Industriestandort Österreich ohne Strompreiskompensation bis 2030 in Gefahr
Österreichs Industrie benötigt eine Verlängerung der Strompreiskompensation bis 2030, um die Benachteiligung der heimischen Standorte nicht noch größer werden zu lassen.

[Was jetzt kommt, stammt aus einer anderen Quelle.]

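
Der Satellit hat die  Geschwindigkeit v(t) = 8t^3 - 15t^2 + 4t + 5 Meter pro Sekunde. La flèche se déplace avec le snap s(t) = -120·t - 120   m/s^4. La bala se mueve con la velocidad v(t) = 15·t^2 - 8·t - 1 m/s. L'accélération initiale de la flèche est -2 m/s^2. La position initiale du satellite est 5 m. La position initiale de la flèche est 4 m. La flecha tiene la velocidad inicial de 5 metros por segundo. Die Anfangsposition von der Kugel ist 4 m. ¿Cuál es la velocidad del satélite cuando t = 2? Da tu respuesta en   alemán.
Mit v(t) = 8·t^3 - 15·t^2 + 4·t + 5 und Einsetzen von t = 2, finden wir v = 17.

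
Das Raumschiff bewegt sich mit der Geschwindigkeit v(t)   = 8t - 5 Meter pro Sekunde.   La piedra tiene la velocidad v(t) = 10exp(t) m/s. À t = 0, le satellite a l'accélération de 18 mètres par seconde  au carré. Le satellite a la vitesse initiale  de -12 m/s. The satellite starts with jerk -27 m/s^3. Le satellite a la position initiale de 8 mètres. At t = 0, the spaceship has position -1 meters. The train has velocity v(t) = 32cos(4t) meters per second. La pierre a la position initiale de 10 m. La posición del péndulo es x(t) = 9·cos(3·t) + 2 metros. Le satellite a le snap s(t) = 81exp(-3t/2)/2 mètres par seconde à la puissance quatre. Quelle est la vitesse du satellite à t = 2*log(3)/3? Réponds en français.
Nous devons intégrer notre équation du snap s(t) = 81·exp(-3·t/2)/2 3 fois. L'intégrale du snap est le jerk. En utilisant j(0) = -27, nous obtenons j(t) = -27·exp(-3·t/2). L'intégrale du jerk est l'accélération. En utilisant a(0) = 18, nous obtenons a(t) = 18·exp(-3·t/2). L'intégrale de l'accélération, avec v(0) = -12, donne la vitesse: v(t) = -12·exp(-3·t/2). De l'équation de la vitesse v(t) = -12·exp(-3·t/2), nous substituons t = 2*log(3)/3 pour obtenir v = -4.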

Die Kompensation der indirekten CO2-Kosten wurde den EU-Mitgliedsstaaten seit 2012 von der EU als Schutz vor „Carbon Leakage“ ermöglicht. Damit soll die Abwanderung von Industriestandorten und Emissionen in Drittstaaten ohne CO2-Preis verhindert werden. In Österreich wurde die Strompreiskompensation in Form des Strompreiskostenausgleichsgesetzes (SAG) mehr als zehn Jahre später im Juni 2023 ausschließlich rückwirkend für das Jahr 2022 vom Nationalrat beschlossen. Die Strompreiskompensation darf aber keine einmalige Maßnahme gewesen sein, da das Fehlen einer Regelung zur Strompreiskompensation bis 2030 den heimischen Industriestandort im Unterschied zu anderen EU-Staaten schlechter stellt und eine Gefährdung des Wirtschaftsstandortes Österreichs in Kauf nimmt. Vor allem im Vergleich mit Deutschland – dem wichtigsten Absatzmarkt der 23 Austropapier-Mitglieder – hat die Wettbewerbsverzerrung neue Dimensionen erreicht.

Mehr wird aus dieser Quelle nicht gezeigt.